Friday, 24 January, 2020 - 8:42 am

“Mike Will Get It Done!” promises the Bloomberg Campaign. “Promises Made, Promises Kept!” declares the Trump Campaign. It’s political season and we are inundated with bold statements.

These are marketing slogans, but they are meant to present a message of trust in a candidate’s ability to deliver.

But, is delivering always a good thing? I’d assume that if you don’t like Mike Bloomberg’s policies you won’t want him to “get it done.” And, if you are not supportive of President Trump, you will pray that he does not keep his promises. (To be clear, I do not endorse any political candidates. This is merely to illustrate a point).

What if you support a specific idea or cause? Is it always best to “get the job done?”


The Talmud stresses the importance of finishing a mitzvah that we start. In fact, finishing is more important than starting.

As a parent, it’s a self-evident preference. I don’t only want my children to begin cleaning their room. I want them to complete the job.

In this week’s parsha Va’eira, Aharon serves as G-d’s emissary to “bring up the frogs on the land of Egypt.” Interestingly, the text indicates that he only began the process by delivering one solitary, humungous frog upon Egypt. Eventually, there were frogs all over Egypt, as Hashem promised to deliver them “into your house and into your bedroom and upon your bed and into the house of your servants and into your people, and into your ovens and into your kneading troughs; and into you and into your people and into all your servants.”

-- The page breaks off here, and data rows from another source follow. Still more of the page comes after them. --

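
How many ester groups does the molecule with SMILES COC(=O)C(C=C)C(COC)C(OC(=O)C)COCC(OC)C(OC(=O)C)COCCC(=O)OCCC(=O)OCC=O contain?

CH3O–C(=O)–: carbonyl C bonded to C and to –OCH3 → ester (not ketone + ether).
pendant –CH=CH2: C=C double bond → alkene.
pendant –CH2OCH3: C–O–C linkage → ether.
pendant –OC(=O)CH3: an acyloxy group → ester.
C–O–C with sp³ carbons on both sides and no adjacent C=O → ether.
pendant –OCH3: C–O–C with sp³ C, no adjacent C=O → ether.
pendant –OC(=O)CH3: an acyloxy group → ester.
C–O–C with sp³ carbons on both sides and no adjacent C=O → ether.
–C(=O)–O–C with C on the carbonyl side → ester.
–C(=O)–O–C with C on the carbonyl side → ester.
terminal –CHO: carbonyl C bonded to H and C → aldehyde.
Ester appears at: CH3OOC, CH(OCOCH3), CH(OCOCH3), CH2COOCH2, CH2COOCH2 → 5.

5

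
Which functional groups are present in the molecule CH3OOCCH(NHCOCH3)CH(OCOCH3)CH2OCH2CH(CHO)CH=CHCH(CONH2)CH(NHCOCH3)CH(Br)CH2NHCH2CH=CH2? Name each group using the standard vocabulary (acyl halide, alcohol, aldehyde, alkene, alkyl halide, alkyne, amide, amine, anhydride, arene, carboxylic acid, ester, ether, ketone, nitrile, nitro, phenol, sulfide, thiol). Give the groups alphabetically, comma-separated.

CH3O–C(=O)–: carbonyl C bonded to C and to –OCH3 → ester (not ketone + ether).
pendant –NHC(=O)CH3: N bonded to a carbonyl → amide (not amine).
pendant –OC(=O)CH3: an acyloxy group → ester.
C–O–C with sp³ carbons on both sides and no adjacent C=O → ether.
pendant –CHO: carbonyl C bonded to C and H → aldehyde.
C=C double bond → alkene.
pendant –CONH2: carbonyl C bonded to C and N → amide.
pendant –NHC(=O)CH3: N bonded to a carbonyl → amide (not amine).
halogen on an sp³ carbon → alkyl halide.
C–N–C with sp³ carbons and no adjacent C=O → amine (secondary).
C=C double bond → alkene.

aldehyde, alkene, alkyl halide, amide, amine, ester, ether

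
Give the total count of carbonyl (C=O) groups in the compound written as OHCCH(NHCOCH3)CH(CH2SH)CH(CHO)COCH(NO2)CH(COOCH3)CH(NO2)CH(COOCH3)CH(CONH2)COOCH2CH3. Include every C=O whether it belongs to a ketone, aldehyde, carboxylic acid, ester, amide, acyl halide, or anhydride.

8

OHC: aldehyde, 1 C=O (running total 1).
CH(NHCOCH3): amide, 1 C=O (running total 2).
CH(CHO): aldehyde, 1 C=O (running total 3).
CO: ketone, 1 C=O (running total 4).
CH(COOCH3): ester, 1 C=O (running total 5).
CH(COOCH3): ester, 1 C=O (running total 6).
CH(CONH2): amide, 1 C=O (running total 7).
COOCH2CH3: ester, 1 C=O (running total 8).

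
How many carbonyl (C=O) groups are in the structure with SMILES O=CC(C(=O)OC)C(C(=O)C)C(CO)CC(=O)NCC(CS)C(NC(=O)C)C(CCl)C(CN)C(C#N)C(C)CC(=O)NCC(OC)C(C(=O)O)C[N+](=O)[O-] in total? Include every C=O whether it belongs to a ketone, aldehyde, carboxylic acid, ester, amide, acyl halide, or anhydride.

OHC: aldehyde, 1 C=O (running total 1).
CH(COOCH3): ester, 1 C=O (running total 2).
CH(COCH3): ketone, 1 C=O (running total 3).
CH2CONHCH2: amide, 1 C=O (running total 4).
CH(NHCOCH3): amide, 1 C=O (running total 5).
CH2CONHCH2: amide, 1 C=O (running total 6).
CH(COOH): carboxylic acid, 1 C=O (running total 7).

7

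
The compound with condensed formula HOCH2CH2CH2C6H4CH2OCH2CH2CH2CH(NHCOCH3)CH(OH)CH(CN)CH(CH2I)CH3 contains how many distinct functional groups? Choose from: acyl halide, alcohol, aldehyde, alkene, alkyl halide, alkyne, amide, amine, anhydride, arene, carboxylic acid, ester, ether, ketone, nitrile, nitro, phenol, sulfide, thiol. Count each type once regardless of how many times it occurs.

6

Taking each segment in turn:
  HOCH2: HO– on an sp³ carbon → alcohol.
  C6H4: para-disubstituted benzene ring → arene.
  CH2OCH2: C–O–C with sp³ carbons on both sides and no adjacent C=O → ether.
  CH(NHCOCH3): pendant –NHC(=O)CH3: N bonded to a carbonyl → amide (not amine).
  CH(OH): –OH on an sp³ carbon → alcohol (secondary).
  CH(CN): pendant –C≡N: nitrile.
  CH(CH2I): pendant –CH2X: halogen on sp³ carbon → alkyl halide.
Distinct types present: alcohol, alkyl halide, amide, arene, ether, nitrile.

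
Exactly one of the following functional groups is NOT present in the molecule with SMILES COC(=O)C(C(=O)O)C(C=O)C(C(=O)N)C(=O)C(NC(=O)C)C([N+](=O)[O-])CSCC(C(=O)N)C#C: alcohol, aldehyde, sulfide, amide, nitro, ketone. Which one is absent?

alcohol

amide: present (CH(CONH2) — pendant –CONH2: carbonyl C bonded to C and N → amide).
sulfide: present (CH2SCH2 — C–S–C linkage → sulfide (thioether)).
ketone: present (CO — –C(=O)– with carbon on both sides → ketone).
aldehyde: present (CH(CHO) — pendant –CHO: carbonyl C bonded to C and H → aldehyde).
nitro: present (CH(NO2) — –NO2 on an sp³ carbon → nitro (the N=O is not a carbonyl)).
alcohol: absent. In CH(COOH), the –OH sits on a carbonyl carbon, making it part of a carboxylic acid, not an alcohol.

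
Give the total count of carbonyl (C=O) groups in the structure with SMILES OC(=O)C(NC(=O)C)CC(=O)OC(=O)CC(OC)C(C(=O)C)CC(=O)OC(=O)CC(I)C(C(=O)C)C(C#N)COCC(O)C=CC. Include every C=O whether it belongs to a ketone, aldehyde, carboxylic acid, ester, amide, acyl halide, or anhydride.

8

HOOC: carboxylic acid, 1 C=O (running total 1).
CH(NHCOCH3): amide, 1 C=O (running total 2).
CH2CO-O-COCH2: anhydride, 2 C=O (running total 4).
CH(COCH3): ketone, 1 C=O (running total 5).
CH2CO-O-COCH2: anhydride, 2 C=O (running total 7).
CH(COCH3): ketone, 1 C=O (running total 8).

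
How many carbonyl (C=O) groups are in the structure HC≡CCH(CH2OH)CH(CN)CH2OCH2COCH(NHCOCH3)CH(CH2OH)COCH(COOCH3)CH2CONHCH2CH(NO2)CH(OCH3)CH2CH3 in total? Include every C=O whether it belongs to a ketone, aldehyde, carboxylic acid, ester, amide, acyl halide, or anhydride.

CO: ketone, 1 C=O (running total 1).
CH(NHCOCH3): amide, 1 C=O (running total 2).
CO: ketone, 1 C=O (running total 3).
CH(COOCH3): ester, 1 C=O (running total 4).
CH2CONHCH2: amide, 1 C=O (running total 5).

5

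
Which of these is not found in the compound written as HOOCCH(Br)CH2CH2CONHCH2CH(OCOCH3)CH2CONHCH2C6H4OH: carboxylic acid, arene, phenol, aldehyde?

arene: present (C6H4OH — –OH attached directly to an aromatic ring → phenol (not alcohol); the ring itself is an arene).
phenol: present (C6H4OH — –OH attached directly to an aromatic ring → phenol (not alcohol); the ring itself is an arene).
carboxylic acid: present (HOOC — –COOH: carbonyl C bonded to –OH and C → carboxylic acid (the –OH is not a separate alcohol)).
aldehyde: absent. In HOOC, the carbonyl carbon bears –OH, not –H, so it is a carboxylic acid.

aldehyde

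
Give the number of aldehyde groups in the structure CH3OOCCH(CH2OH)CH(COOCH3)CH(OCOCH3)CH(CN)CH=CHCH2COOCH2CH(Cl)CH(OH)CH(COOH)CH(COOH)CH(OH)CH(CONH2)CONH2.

0

Working along the chain:
  CH3OOC: CH3O–C(=O)–: carbonyl C bonded to C and to –OCH3 → ester (not ketone + ether).
  CH(CH2OH): pendant –CH2OH on an sp³ backbone C → alcohol.
  CH(COOCH3): pendant –COOCH3: carbonyl C bonded to C and –OCH3 → ester.
  CH(OCOCH3): pendant –OC(=O)CH3: an acyloxy group → ester.
  CH(CN): pendant –C≡N: nitrile.
  CH=CH: C=C double bond → alkene.
  CH2COOCH2: –C(=O)–O–C with C on the carbonyl side → ester.
  CH(Cl): halogen on an sp³ carbon → alkyl halide.
  CH(OH): –OH on an sp³ carbon → alcohol (secondary).
  CH(COOH): pendant –COOH: carbonyl C bonded to C and –OH → carboxylic acid.
  CH(COOH): pendant –COOH: carbonyl C bonded to C and –OH → carboxylic acid.
  CH(OH): –OH on an sp³ carbon → alcohol (secondary).
  CH(CONH2): pendant –CONH2: carbonyl C bonded to C and N → amide.
  CONH2: –C(=O)NH2: carbonyl C bonded to C and to N → amide (the N is not a separate amine).
No segment is a aldehyde: CH3OOC is ester, not aldehyde; CH(COOCH3) is ester, not aldehyde; CH(OCOCH3) is ester, not aldehyde. → 0.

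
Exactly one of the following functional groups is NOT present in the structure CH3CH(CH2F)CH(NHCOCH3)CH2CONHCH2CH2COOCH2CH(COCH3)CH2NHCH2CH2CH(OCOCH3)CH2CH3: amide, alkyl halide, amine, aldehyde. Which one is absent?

alkyl halide: present (CH(CH2F) — pendant –CH2X: halogen on sp³ carbon → alkyl halide).
amide: present (CH(NHCOCH3) — pendant –NHC(=O)CH3: N bonded to a carbonyl → amide (not amine)).
amine: present (CH2NHCH2 — C–N–C with sp³ carbons and no adjacent C=O → amine (secondary)).
aldehyde: absent. In CH(COCH3), the carbonyl carbon is bonded to two carbons, so it is a ketone, not an aldehyde.

aldehyde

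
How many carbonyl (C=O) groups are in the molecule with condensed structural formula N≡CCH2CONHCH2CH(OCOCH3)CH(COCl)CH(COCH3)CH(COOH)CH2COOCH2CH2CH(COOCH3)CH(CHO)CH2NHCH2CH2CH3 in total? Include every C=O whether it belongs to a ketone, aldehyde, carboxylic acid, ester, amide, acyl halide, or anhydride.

8

CH2CONHCH2: amide, 1 C=O (running total 1).
CH(OCOCH3): ester, 1 C=O (running total 2).
CH(COCl): acyl halide, 1 C=O (running total 3).
CH(COCH3): ketone, 1 C=O (running total 4).
CH(COOH): carboxylic acid, 1 C=O (running total 5).
CH2COOCH2: ester, 1 C=O (running total 6).
CH(COOCH3): ester, 1 C=O (running total 7).
CH(CHO): aldehyde, 1 C=O (running total 8).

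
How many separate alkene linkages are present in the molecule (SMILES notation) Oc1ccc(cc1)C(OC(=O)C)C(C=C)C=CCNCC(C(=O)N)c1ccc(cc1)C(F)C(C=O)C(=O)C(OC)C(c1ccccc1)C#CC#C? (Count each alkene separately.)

Reading the structure from left to right:
  HOC6H4: –OH attached directly to an aromatic ring → phenol (not alcohol); the ring itself is an arene.
  CH(OCOCH3): pendant –OC(=O)CH3: an acyloxy group → ester.
  CH(CH=CH2): pendant –CH=CH2: C=C double bond → alkene.
  CH=CH: C=C double bond → alkene.
  CH2NHCH2: C–N–C with sp³ carbons and no adjacent C=O → amine (secondary).
  CH(CONH2): pendant –CONH2: carbonyl C bonded to C and N → amide.
  C6H4: para-disubstituted benzene ring → arene.
  CH(F): halogen on an sp³ carbon → alkyl halide.
  CH(CHO): pendant –CHO: carbonyl C bonded to C and H → aldehyde.
  CO: –C(=O)– with carbon on both sides → ketone.
  CH(OCH3): pendant –OCH3: C–O–C with sp³ C, no adjacent C=O → ether.
  CH(C6H5): pendant –C6H5: benzene ring → arene.
  C≡C: C≡C triple bond → alkyne.
  C≡CH: C≡C triple bond → alkyne.
Alkene appears at: CH(CH=CH2), CH=CH → 2.

2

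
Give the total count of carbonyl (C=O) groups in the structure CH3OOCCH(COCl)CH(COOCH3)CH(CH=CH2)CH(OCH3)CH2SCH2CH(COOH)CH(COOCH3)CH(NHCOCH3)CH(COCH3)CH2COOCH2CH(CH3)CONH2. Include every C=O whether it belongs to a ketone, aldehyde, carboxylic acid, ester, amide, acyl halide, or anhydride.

CH3OOC: ester, 1 C=O (running total 1).
CH(COCl): acyl halide, 1 C=O (running total 2).
CH(COOCH3): ester, 1 C=O (running total 3).
CH(COOH): carboxylic acid, 1 C=O (running total 4).
CH(COOCH3): ester, 1 C=O (running total 5).
CH(NHCOCH3): amide, 1 C=O (running total 6).
CH(COCH3): ketone, 1 C=O (running total 7).
CH2COOCH2: ester, 1 C=O (running total 8).
CONH2: amide, 1 C=O (running total 9).

9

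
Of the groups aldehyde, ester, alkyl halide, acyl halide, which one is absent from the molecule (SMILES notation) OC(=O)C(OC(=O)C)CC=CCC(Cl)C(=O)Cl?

ester: present (CH(OCOCH3) — pendant –OC(=O)CH3: an acyloxy group → ester).
alkyl halide: present (CH(Cl) — halogen on an sp³ carbon → alkyl halide).
acyl halide: present (COCl — –C(=O)Cl: carbonyl C bonded to C and to a halogen → acyl halide (not alkyl halide)).
aldehyde: absent. In HOOC, the carbonyl carbon bears –OH, not –H, so it is a carboxylic acid.

aldehyde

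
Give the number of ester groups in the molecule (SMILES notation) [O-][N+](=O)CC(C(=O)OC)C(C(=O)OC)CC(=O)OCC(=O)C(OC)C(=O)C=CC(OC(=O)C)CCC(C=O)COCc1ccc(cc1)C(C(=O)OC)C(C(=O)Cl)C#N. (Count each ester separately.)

Reading the structure from left to right:
  O2NCH2: –NO2 on carbon → nitro group.
  CH(COOCH3): pendant –COOCH3: carbonyl C bonded to C and –OCH3 → ester.
  CH(COOCH3): pendant –COOCH3: carbonyl C bonded to C and –OCH3 → ester.
  CH2COOCH2: –C(=O)–O–C with C on the carbonyl side → ester.
  CO: –C(=O)– with carbon on both sides → ketone.
  CH(OCH3): pendant –OCH3: C–O–C with sp³ C, no adjacent C=O → ether.
  CO: –C(=O)– with carbon on both sides → ketone.
  CH=CH: C=C double bond → alkene.
  CH(OCOCH3): pendant –OC(=O)CH3: an acyloxy group → ester.
  CH(CHO): pendant –CHO: carbonyl C bonded to C and H → aldehyde.
  CH2OCH2: C–O–C with sp³ carbons on both sides and no adjacent C=O → ether.
  C6H4: para-disubstituted benzene ring → arene.
  CH(COOCH3): pendant –COOCH3: carbonyl C bonded to C and –OCH3 → ester.
  CH(COCl): pendant –C(=O)X: carbonyl C bonded to C and halogen → acyl halide.
  CN: –C≡N: carbon triple-bonded to nitrogen → nitrile.
Ester appears at: CH(COOCH3), CH(COOCH3), CH2COOCH2, CH(OCOCH3), CH(COOCH3) → 5.

5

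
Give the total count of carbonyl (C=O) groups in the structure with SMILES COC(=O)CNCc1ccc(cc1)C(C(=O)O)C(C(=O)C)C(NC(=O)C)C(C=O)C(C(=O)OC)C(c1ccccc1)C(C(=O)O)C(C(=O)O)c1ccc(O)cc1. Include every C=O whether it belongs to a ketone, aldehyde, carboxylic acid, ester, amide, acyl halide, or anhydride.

8

CH3OOC: ester, 1 C=O (running total 1).
CH(COOH): carboxylic acid, 1 C=O (running total 2).
CH(COCH3): ketone, 1 C=O (running total 3).
CH(NHCOCH3): amide, 1 C=O (running total 4).
CH(CHO): aldehyde, 1 C=O (running total 5).
CH(COOCH3): ester, 1 C=O (running total 6).
CH(COOH): carboxylic acid, 1 C=O (running total 7).
CH(COOH): carboxylic acid, 1 C=O (running total 8).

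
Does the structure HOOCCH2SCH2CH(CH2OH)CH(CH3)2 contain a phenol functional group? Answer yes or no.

no

Taking each segment in turn:
  HOOC: –COOH: carbonyl C bonded to –OH and C → carboxylic acid (the –OH is not a separate alcohol).
  CH2SCH2: C–S–C linkage → sulfide (thioether).
  CH(CH2OH): pendant –CH2OH on an sp³ backbone C → alcohol.
In CH(CH2OH), the –OH is on an sp³ carbon, not on an aromatic ring, so it is an alcohol.
The groups actually present are: alcohol, carboxylic acid, sulfide.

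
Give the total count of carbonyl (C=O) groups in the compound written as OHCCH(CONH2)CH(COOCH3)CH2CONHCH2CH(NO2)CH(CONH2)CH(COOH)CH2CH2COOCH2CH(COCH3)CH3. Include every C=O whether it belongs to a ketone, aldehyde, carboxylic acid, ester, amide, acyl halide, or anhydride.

8

OHC: aldehyde, 1 C=O (running total 1).
CH(CONH2): amide, 1 C=O (running total 2).
CH(COOCH3): ester, 1 C=O (running total 3).
CH2CONHCH2: amide, 1 C=O (running total 4).
CH(CONH2): amide, 1 C=O (running total 5).
CH(COOH): carboxylic acid, 1 C=O (running total 6).
CH2COOCH2: ester, 1 C=O (running total 7).
CH(COCH3): ketone, 1 C=O (running total 8).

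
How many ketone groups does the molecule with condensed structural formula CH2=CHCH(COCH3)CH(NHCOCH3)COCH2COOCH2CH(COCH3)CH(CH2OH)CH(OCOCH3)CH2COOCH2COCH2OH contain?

4

C=C double bond → alkene.
pendant –COCH3: carbonyl C bonded to two carbons → ketone.
pendant –NHC(=O)CH3: N bonded to a carbonyl → amide (not amine).
–C(=O)– with carbon on both sides → ketone.
–C(=O)–O–C with C on the carbonyl side → ester.
pendant –COCH3: carbonyl C bonded to two carbons → ketone.
pendant –CH2OH on an sp³ backbone C → alcohol.
pendant –OC(=O)CH3: an acyloxy group → ester.
–C(=O)–O–C with C on the carbonyl side → ester.
–C(=O)– with carbon on both sides → ketone.
–OH on an sp³ carbon → alcohol.
Ketone appears at: CH(COCH3), CO, CH(COCH3), CO → 4.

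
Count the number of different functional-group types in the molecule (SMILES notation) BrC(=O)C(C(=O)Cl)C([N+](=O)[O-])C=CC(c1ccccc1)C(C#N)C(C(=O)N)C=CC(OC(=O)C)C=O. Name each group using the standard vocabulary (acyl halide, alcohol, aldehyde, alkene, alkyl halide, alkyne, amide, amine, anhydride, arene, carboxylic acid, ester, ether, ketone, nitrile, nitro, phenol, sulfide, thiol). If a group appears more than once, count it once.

–C(=O)Br: carbonyl C bonded to C and to a halogen → acyl halide (not alkyl halide).
pendant –C(=O)X: carbonyl C bonded to C and halogen → acyl halide.
–NO2 on an sp³ carbon → nitro (the N=O is not a carbonyl).
C=C double bond → alkene.
pendant –C6H5: benzene ring → arene.
pendant –C≡N: nitrile.
pendant –CONH2: carbonyl C bonded to C and N → amide.
C=C double bond → alkene.
pendant –OC(=O)CH3: an acyloxy group → ester.
terminal –CHO: carbonyl C bonded to H and C → aldehyde.
Distinct types present: acyl halide, aldehyde, alkene, amide, arene, ester, nitrile, nitro.

8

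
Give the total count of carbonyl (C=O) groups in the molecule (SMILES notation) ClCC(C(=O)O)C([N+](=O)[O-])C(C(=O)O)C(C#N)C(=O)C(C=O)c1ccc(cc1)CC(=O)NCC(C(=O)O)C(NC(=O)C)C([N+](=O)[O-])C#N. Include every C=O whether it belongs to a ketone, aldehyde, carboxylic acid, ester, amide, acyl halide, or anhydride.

CH(COOH): carboxylic acid, 1 C=O (running total 1).
CH(COOH): carboxylic acid, 1 C=O (running total 2).
CO: ketone, 1 C=O (running total 3).
CH(CHO): aldehyde, 1 C=O (running total 4).
CH2CONHCH2: amide, 1 C=O (running total 5).
CH(COOH): carboxylic acid, 1 C=O (running total 6).
CH(NHCOCH3): amide, 1 C=O (running total 7).

7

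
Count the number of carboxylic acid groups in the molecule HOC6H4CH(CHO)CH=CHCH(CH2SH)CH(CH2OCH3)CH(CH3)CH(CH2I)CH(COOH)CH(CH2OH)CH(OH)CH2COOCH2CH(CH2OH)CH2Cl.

Reading the structure from left to right:
  HOC6H4: –OH attached directly to an aromatic ring → phenol (not alcohol); the ring itself is an arene.
  CH(CHO): pendant –CHO: carbonyl C bonded to C and H → aldehyde.
  CH=CH: C=C double bond → alkene.
  CH(CH2SH): pendant –CH2SH → thiol.
  CH(CH2OCH3): pendant –CH2OCH3: C–O–C linkage → ether.
  CH(CH2I): pendant –CH2X: halogen on sp³ carbon → alkyl halide.
  CH(COOH): pendant –COOH: carbonyl C bonded to C and –OH → carboxylic acid.
  CH(CH2OH): pendant –CH2OH on an sp³ backbone C → alcohol.
  CH(OH): –OH on an sp³ carbon → alcohol (secondary).
  CH2COOCH2: –C(=O)–O–C with C on the carbonyl side → ester.
  CH(CH2OH): pendant –CH2OH on an sp³ backbone C → alcohol.
  CH2Cl: halogen on an sp³ carbon → alkyl halide.
Carboxylic acid appears at: CH(COOH) → 1.

1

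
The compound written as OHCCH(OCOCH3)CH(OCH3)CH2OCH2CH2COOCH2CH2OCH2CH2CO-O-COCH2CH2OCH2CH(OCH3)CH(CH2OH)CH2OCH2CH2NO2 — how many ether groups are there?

6

Reading the structure from left to right:
  OHC: terminal –CHO: carbonyl C bonded to H and C → aldehyde.
  CH(OCOCH3): pendant –OC(=O)CH3: an acyloxy group → ester.
  CH(OCH3): pendant –OCH3: C–O–C with sp³ C, no adjacent C=O → ether.
  CH2OCH2: C–O–C with sp³ carbons on both sides and no adjacent C=O → ether.
  CH2COOCH2: –C(=O)–O–C with C on the carbonyl side → ester.
  CH2OCH2: C–O–C with sp³ carbons on both sides and no adjacent C=O → ether.
  CH2CO-O-COCH2: two acyl groups sharing one oxygen, –C(=O)–O–C(=O)– → anhydride.
  CH2OCH2: C–O–C with sp³ carbons on both sides and no adjacent C=O → ether.
  CH(OCH3): pendant –OCH3: C–O–C with sp³ C, no adjacent C=O → ether.
  CH(CH2OH): pendant –CH2OH on an sp³ backbone C → alcohol.
  CH2OCH2: C–O–C with sp³ carbons on both sides and no adjacent C=O → ether.
  CH2NO2: –NO2 on carbon → nitro group.
Ether appears at: CH(OCH3), CH2OCH2, CH2OCH2, CH2OCH2, CH(OCH3), CH2OCH2 → 6.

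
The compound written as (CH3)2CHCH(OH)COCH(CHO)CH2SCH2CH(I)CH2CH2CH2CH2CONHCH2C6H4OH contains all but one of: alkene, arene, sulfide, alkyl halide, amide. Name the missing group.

alkene

amide: present (CH2CONHCH2 — –C(=O)–N– linkage → amide (the N is not an amine)).
alkyl halide: present (CH(I) — halogen on an sp³ carbon → alkyl halide).
sulfide: present (CH2SCH2 — C–S–C linkage → sulfide (thioether)).
arene: present (C6H4OH — –OH attached directly to an aromatic ring → phenol (not alcohol); the ring itself is an arene).
alkene: absent. In C6H4OH, the C=C units are part of an aromatic ring, which is an arene, not an isolated alkene.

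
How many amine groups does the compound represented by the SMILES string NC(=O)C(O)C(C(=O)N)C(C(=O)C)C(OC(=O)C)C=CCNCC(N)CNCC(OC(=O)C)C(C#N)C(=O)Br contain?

3

Reading the structure from left to right:
  H2NCO: –C(=O)NH2: carbonyl C bonded to C and to N → amide (the N is not a separate amine).
  CH(OH): –OH on an sp³ carbon → alcohol (secondary).
  CH(CONH2): pendant –CONH2: carbonyl C bonded to C and N → amide.
  CH(COCH3): pendant –COCH3: carbonyl C bonded to two carbons → ketone.
  CH(OCOCH3): pendant –OC(=O)CH3: an acyloxy group → ester.
  CH=CH: C=C double bond → alkene.
  CH2NHCH2: C–N–C with sp³ carbons and no adjacent C=O → amine (secondary).
  CH(NH2): –NH2 on an sp³ carbon with no adjacent C=O → amine.
  CH2NHCH2: C–N–C with sp³ carbons and no adjacent C=O → amine (secondary).
  CH(OCOCH3): pendant –OC(=O)CH3: an acyloxy group → ester.
  CH(CN): pendant –C≡N: nitrile.
  COBr: –C(=O)Br: carbonyl C bonded to C and to a halogen → acyl halide (not alkyl halide).
Amine appears at: CH2NHCH2, CH(NH2), CH2NHCH2 → 3.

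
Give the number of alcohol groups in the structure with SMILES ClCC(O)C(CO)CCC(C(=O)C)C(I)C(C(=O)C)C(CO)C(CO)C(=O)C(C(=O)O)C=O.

4

Working along the chain:
  ClCH2: halogen on an sp³ carbon → alkyl halide.
  CH(OH): –OH on an sp³ carbon → alcohol (secondary).
  CH(CH2OH): pendant –CH2OH on an sp³ backbone C → alcohol.
  CH(COCH3): pendant –COCH3: carbonyl C bonded to two carbons → ketone.
  CH(I): halogen on an sp³ carbon → alkyl halide.
  CH(COCH3): pendant –COCH3: carbonyl C bonded to two carbons → ketone.
  CH(CH2OH): pendant –CH2OH on an sp³ backbone C → alcohol.
  CH(CH2OH): pendant –CH2OH on an sp³ backbone C → alcohol.
  CO: –C(=O)– with carbon on both sides → ketone.
  CH(COOH): pendant –COOH: carbonyl C bonded to C and –OH → carboxylic acid.
  CHO: terminal –CHO: carbonyl C bonded to H and C → aldehyde.
Alcohol appears at: CH(OH), CH(CH2OH), CH(CH2OH), CH(CH2OH) → 4.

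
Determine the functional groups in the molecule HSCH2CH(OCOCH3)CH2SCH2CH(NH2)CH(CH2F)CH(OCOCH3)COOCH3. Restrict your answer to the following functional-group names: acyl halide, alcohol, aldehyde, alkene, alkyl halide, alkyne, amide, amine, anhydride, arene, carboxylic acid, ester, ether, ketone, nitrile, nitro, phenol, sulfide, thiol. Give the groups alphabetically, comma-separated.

Taking each segment in turn:
  HSCH2: –SH on an sp³ carbon → thiol.
  CH(OCOCH3): pendant –OC(=O)CH3: an acyloxy group → ester.
  CH2SCH2: C–S–C linkage → sulfide (thioether).
  CH(NH2): –NH2 on an sp³ carbon with no adjacent C=O → amine.
  CH(CH2F): pendant –CH2X: halogen on sp³ carbon → alkyl halide.
  CH(OCOCH3): pendant –OC(=O)CH3: an acyloxy group → ester.
  COOCH3: –C(=O)OCH3: carbonyl C bonded to C and to –OCH3 → ester (not ketone + ether).

alkyl halide, amine, ester, sulfide, thiol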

If Aharon was commanded to bring the plague of frogs upon Egypt, why didn’t he complete the job?


When a Jewish court of law is obligated to punish someone, the court does so with great caution. In fact, in order to be certain they do not give a disproportionate punishment, the court would minimize the punishment slightly less than the requirement.

The rationale is simple. We don’t want to be the ones to administer even one ounce of unnecessary pain to another human being. If G-d determines that this person deserves even more punishment and suffering, then He will find a way to do so.

Similarly, Aharon was instructed – by G-d – to torment the Egyptians. But, how much torment is appropriate?

When it comes to (justifiably) causing someone else pain and suffering, starting the mitzvah is all we need to do. If more is needed, Hashem will find a way.

Indeed, the Midrash teaches that this huge frog multiplied, leading to the massive frog infestation that virtually brought Pharaoh to his knees.


For a positive mitzvah, such as keeping kosher or giving tzedaka – get it done! But, there are times when rather than simply focusing on “getting it done,” it might be worthwhile to stop for a moment and think whether we should be finishing the job, or letting Hashem do His part!